Крах атамана - стр. 12
Ежась от надрывного крика, крестьяне бросили свои кошельки под ноги грабителю.
– А теперь, граждане хорошие, садитесь на телеги, – уже спокойнее сказал налетчик, подбирая кошельки. – Поедете, куда скажу.
Тридцатилетний Григорий Захаров отшвырнул вожжи:
– Никуда я не поеду! Забирай, что тебе нужно и нечего над душой оружьем трясти!
– Ах, так, подлюга! – рассвирепел грабитель. – Я тебе щас покажу!
Он направил на Захарова револьвер, машинально нажимая на спуск.
Бабахнул выстрел. У крестьянина с головы слетел картуз, висок ожгло свистнувшей пулей.
В ярости Захаров слетел с телеги и что есть мочи кинулся на опешившего от собственного выстрела стрелка, повалил с разбегу, ударил в лицо. Подскочили и другие попутчики. Вывернув револьвер из руки грабителя, принялись лупцевать его со всей злостью.
– Караул! Грабят! Убивают!
Теперь благим матом орал налетчик, не по своей воле поменявшийся ролями со своими жертвами.
– В чем дело, граждане? Прекратить! – К кипевшей свалке подъехал на телеге, полной дров, Николай Шашин, надзиратель Читинской тюрьмы. Потянул из-под сена старый дробовик.
– А вот видишь, мил-человек… – Тяжело дыша, оторвался от скорчившегося на земле грабителя Захаров, у которого по лбу и щеке текла кровь. – Убивца и налетчика поймали! Голову мне чуть не прострелил, поганец!
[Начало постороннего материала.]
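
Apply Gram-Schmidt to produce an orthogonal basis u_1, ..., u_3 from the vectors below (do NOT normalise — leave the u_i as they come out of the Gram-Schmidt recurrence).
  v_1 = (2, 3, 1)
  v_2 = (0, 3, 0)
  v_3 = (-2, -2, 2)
Orthogonal basis:
  u_1 = (2, 3, 1)
  u_2 = (-9/7, 15/14, -9/14)
  u_3 = (-6/5, 0, 12/5)

Apply the Gram-Schmidt recurrence
  u_1 = v_1
  u_i = v_i − Σ_{j<i} ((v_i · u_j) / (u_j · u_j)) · u_j.

Step by step this gives:
  u_1 = (2, 3, 1)
  u_2 = (-9/7, 15/14, -9/14)
  u_3 = (-6/5, 0, 12/5)

Orthogonality check:
  u_2 · u_1 = 0 (should be 0)
  u_3 · u_1 = 0 (should be 0)
  u_3 · u_2 = 0 (should be 0)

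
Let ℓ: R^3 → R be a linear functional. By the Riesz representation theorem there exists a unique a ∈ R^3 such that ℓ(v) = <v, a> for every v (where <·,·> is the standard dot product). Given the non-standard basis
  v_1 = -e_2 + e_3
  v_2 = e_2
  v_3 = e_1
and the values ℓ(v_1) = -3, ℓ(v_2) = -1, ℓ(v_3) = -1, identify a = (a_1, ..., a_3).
a = (-1, -1, -4)

Write a = (a_1, ..., a_3) in the standard basis. For each basis vector v_i, ℓ(v_i) = <v_i, a> is a linear equation in the a_j's. Collect the n equations into a matrix system V a = ℓ, where row i of V is v_i (expressed in the standard basis). Since V is invertible (lower-triangular with 1s on the diagonal, up to permutation), solve by back-substitution:
  V =
[[0, -1, 1],
 [0, 1, 0],
 [1, 0, 0]]
  V a = (-3, -1, -1)
Solving gives a = (-1, -1, -4).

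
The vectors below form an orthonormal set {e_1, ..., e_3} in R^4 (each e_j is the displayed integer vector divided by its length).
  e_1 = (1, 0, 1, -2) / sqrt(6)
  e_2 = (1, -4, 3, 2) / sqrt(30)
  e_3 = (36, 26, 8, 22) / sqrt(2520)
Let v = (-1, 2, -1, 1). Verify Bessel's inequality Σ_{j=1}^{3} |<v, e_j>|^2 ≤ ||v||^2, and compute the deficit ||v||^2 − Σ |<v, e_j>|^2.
Σ |<v, e_j>|^2 = 89/14; ||v||^2 = 7; deficit = 9/14

Write each e_j = u_j / sqrt(<u_j, u_j>) where u_j is the displayed integer vector. Then <v, e_j> = <v, u_j> / sqrt(<u_j, u_j>), so |<v, e_j>|^2 = <v, u_j>^2 / <u_j, u_j>.
Coefficients: <v, e_1> = -4/sqrt(6), <v, e_2> = -10/sqrt(30), <v, e_3> = 30/sqrt(2520).
Square and sum: Σ |<v, e_j>|^2 = 89/14.
Compute ||v||^2 = v·v = 7.
Deficit = 7 − 89/14 = 9/14 ≥ 0, confirming Bessel's inequality. (The deficit equals ||v − Σ <v,e_j> e_j||^2, the squared distance from v to span{e_j}.)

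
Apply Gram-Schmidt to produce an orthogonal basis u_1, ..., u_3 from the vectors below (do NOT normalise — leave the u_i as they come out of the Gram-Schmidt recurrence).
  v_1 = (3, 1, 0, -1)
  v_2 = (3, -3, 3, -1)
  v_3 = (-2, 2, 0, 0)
Orthogonal basis:
  u_1 = (3, 1, 0, -1)
  u_2 = (12/11, -40/11, 3, -4/11)
  u_3 = (-122/259, 234/259, 312/259, -132/259)

Apply the Gram-Schmidt recurrence
  u_1 = v_1
  u_i = v_i − Σ_{j<i} ((v_i · u_j) / (u_j · u_j)) · u_j.

Step by step this gives:
  u_1 = (3, 1, 0, -1)
  u_2 = (12/11, -40/11, 3, -4/11)
  u_3 = (-122/259, 234/259, 312/259, -132/259)

Orthogonality check:
  u_2 · u_1 = 0 (should be 0)
  u_3 · u_1 = 0 (should be 0)
  u_3 · u_2 = 0 (should be 0)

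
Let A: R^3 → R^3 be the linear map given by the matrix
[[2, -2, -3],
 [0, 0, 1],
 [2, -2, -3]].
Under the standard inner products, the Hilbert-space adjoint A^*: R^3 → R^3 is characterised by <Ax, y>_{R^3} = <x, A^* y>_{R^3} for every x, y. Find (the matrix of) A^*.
A^* = A^T =
[[2, 0, 2],
 [-2, 0, -2],
 [-3, 1, -3]]

For real matrices with standard dot products, the defining identity <Ax, y> = <x, A^* y> gives (Ax)^T y = x^T (A^*) y, i.e. x^T A^T y = x^T (A^*) y. Since this holds for all x, y, we must have A^* = A^T. Therefore
A^* =
[[2, 0, 2],
 [-2, 0, -2],
 [-3, 1, -3]].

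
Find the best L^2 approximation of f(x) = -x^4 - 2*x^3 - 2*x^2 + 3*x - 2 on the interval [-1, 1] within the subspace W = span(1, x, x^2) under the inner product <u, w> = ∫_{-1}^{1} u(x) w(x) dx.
g(x) = -20*x^2/7 + 9*x/5 - 67/35

The best approximation g ∈ W is the orthogonal projection of f onto W. Writing g = a_0 + a_1 x + a_2 x^2, the coefficients solve the normal equations G · a = b where
  G_{ij} = <φ_i, φ_j> and b_i = <f, φ_i>, with φ_0 = 1, φ_1 = x, φ_2 = x^2.
G =
  [2, 0, 2/3]
  [0, 2/3, 0]
  [2/3, 0, 2/5],
b = (-86/15, 6/5, -254/105).
Solving gives a_0 = -67/35, a_1 = 9/5, a_2 = -20/7, so
  g(x) = -20*x^2/7 + 9*x/5 - 67/35.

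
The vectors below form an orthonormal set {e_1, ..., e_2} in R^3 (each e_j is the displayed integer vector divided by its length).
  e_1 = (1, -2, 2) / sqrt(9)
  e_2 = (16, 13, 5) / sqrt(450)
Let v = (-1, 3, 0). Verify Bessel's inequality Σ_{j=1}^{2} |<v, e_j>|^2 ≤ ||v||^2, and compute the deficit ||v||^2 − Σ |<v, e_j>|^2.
Σ |<v, e_j>|^2 = 331/50; ||v||^2 = 10; deficit = 169/50

Write each e_j = u_j / sqrt(<u_j, u_j>) where u_j is the displayed integer vector. Then <v, e_j> = <v, u_j> / sqrt(<u_j, u_j>), so |<v, e_j>|^2 = <v, u_j>^2 / <u_j, u_j>.
Coefficients: <v, e_1> = -7/sqrt(9), <v, e_2> = 23/sqrt(450).
Square and sum: Σ |<v, e_j>|^2 = 331/50.
Compute ||v||^2 = v·v = 10.
Deficit = 10 − 331/50 = 169/50 ≥ 0, confirming Bessel's inequality. (The deficit equals ||v − Σ <v,e_j> e_j||^2, the squared distance from v to span{e_j}.)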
Все деньги у нас под револьвером забрал, а потом еще чево-то хотел устроить над нами… Дай, друг, топор, зарублю урода!
– Ты это… не выдумывай! – строго сказал Шашин, вглядываясь в измазанного пылью и кровью налетчика-неудачника. – За самосуд упрячут к нам в кутузку. Надо милиции сообщить о нападении и сдать его туда… Постой, постой! А, рожа-то знакомая! Сидел этот выродок у нас! Вот ведь вправду говорят: горбатого только могила исправит!..
Уже стемнело, когда вереница телег остановилась у здания городского уголовного розыска. Преступника сдали дежурному, который взял от крестьян объяснения и адреса. А в журнале угрозыска появилась лаконичная запись:
«Отобран по протоколу № 237 от Кислова один револьвер системы “Лефаше” с пятью боевыми патронами и одной выстреленной гильзой по обвинению его в вооруженном ограблении крестьян Захаровых и Хрущева. Записать на приход по книге вещественных доказательств и вместе с дознанием отправить в Народно-политический суд Забайкальской области г. Читы».
Так, в третий раз за какие-то полгода, шестнадцатилетний Федор Кислов угодил в тюрьму.
На этот раз основательно и надолго. И причина сего, как вскоре с ужасом для себя уяснил Федор из многочисленных вопросов следователя, которые тот задавал день за днем, вовсе не заключалась в неудачной попытке ограбления крестьян Захаровых. Федору предъявлялись обвинения в таких смертных грехах, рядом с которыми майская история у горбойни выглядела невинной шалостью агнца Божьего.
Глава вторая
Вернемся в ветреные февральские дни. Последний зимний месяц пробил первые бреши в ленковских рядах. В начале февраля сотрудниками угрозыска был задержан старый знакомый Ленкова – Николай Разгильдеев, с которым Костя орудовал еще в 1918 году. Поначалу Разгильдеев попался в Верхнеудинске, но бежал из тюрьмы, появился в Чите и успел совершить четыре грабежа прежде, чем снова оказался в руках милиции. Опять хотел рвануть от «милицанерских», да в этот раз попытка побега стоила Разгильдееву жизни: на углу Иркутской и Енисейской он был застрелен. А следом попался и его соучастник по грабежам Ермаков, определенный на нары в Читинскую тюрьму и рассказавший следователю, что работали они по своим преступным делам вместе с Разгильдеевым, влившись в Чите в одну из ячеек ленковской шайки.